Machine-Learning Algorithm Identifies Incident Stroke

Samara Rosenfeld

The algorithm can be adopted by other hospitals and health systems to identify incident stroke.

A machine-learning algorithm performs well for identifying incident stroke and for determining type of stroke.

The algorithm’s performance in a general population sample demonstrated its generalizability and potential to be adopted by other hospitals and health systems.

Nicholas Larson, Ph.D., and colleagues developed a machine learning-based phenotyping algorithm for incident stroke ascertainment based on diagnosis codes, procedure codes, and clinical concepts extracted from clinical notes using natural language processing. The predictive modeling study used observational cohort data for training and validation. An atrial fibrillation (A-fib) cohort was used to train and test the phenotyping algorithm for the date of incident stroke events. The generalizability of the algorithm was evaluated in a general population cohort.
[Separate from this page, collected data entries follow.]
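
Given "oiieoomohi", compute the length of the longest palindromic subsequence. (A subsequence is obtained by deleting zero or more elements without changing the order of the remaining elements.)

Using dp[i][j] = 2 + dp[i+1][j−1] if the ends match, else max(dp[i+1][j], dp[i][j−1]):
dp[1][10] = 5. A witness is iomoi at positions 2,6,7,8,10.

5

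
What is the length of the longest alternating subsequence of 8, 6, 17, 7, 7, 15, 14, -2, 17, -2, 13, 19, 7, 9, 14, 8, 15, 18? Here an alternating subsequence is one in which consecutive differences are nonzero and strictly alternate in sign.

13

Track the best alternating length ending on an up-step vs a down-step at each position: up/down = 1/1, 1/2, 3/1, 3/4, 3/4, 5/4, 5/6, 1/6, 7/1, 1/8, 9/8, 9/1, 9/10, 11/10, 11/10, 11/12, 13/10, 13/10.
The maximum over both is 13; one such subsequence is 8, 6, 17, 7, 15, 14, 17, -2, 13, 7, 9, 8, 15.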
A patient population from Minnesota made up the A-fib cohort. All healthcare-related events were extracted through the Rochester Epidemiology Project. Data included demographic information, diagnostic and procedure codes, healthcare utilization data, outpatient drug prescriptions, results of laboratory tests, and information about smoking, height, weight, and body mass index.

The algorithm aimed to identify first stroke events within a certain time frame. The team used three major data elements: clinical concepts, ICD-9 codes, and CPT codes. Different models were constructed by varying the inclusion of CPT codes and symptom-related clinical concepts in the model feature set and compared different models’ performances. Clinical concepts were identified from the major and secondary problem list in the Mayo Clinic EHR and from clinical notes from other Rochester Epidemiology Project sites using a natural language processing system.

Larson and the investigators created a data set with 9,130 confirmed visits with stroke and nonstroke labels among 1,773 patients. There were 746 stroke visits and 8,384 nonstroke visits. They included data from a randomly selected 79.98% of screened patients as a training set and the other 20.02% were retained as an independent testing set.

Phenotype models were trained using logistic regression and random forest. The team evaluated the generalizability of the model on a sample from a general population cohort of more than 71,000 patients. Those included were at least 30 years old with no prior history of cardiovascular disease. The best performing model was applied to the entire population cohort to generate incident stroke predictions. Then, 50 patients were randomly selected from those who had no stroke-related features, 50 patients were selected from those who were shown to have negative stroke predictions, and 50 patients were selected from those who were shown to have positive stroke predictions and a predicted incident stroke for evaluation.

Overall, of 4,914 patients with A-fib, 740 had validated incident stroke events. The best performing algorithm used clinical concepts, diagnosis codes, and procedure codes as features in a random forest classifier.

Among those with stroke codes in the general population sample, the best-performing model had a positive predictive value of 86% (95% CI, .74-.93) and a negative predictive value of 96%. For subtype identification, the team achieved an accuracy of 83% in the A-fib cohort and 80% in the general population sample.

The findings demonstrated incorporating structured EHR data can effectively distinguish incident stroke mentions from historical events in the clinical notes. Based on the performance of the AI among the general population cohort, the algorithm could be adopted by other institutions.

The study, “Natural Language Processing and Machine Learning for Identifying Incident Stroke From Electronic Health Records: Algorithm Development and Validation,” was published online in the Journal of Medical Internet Research.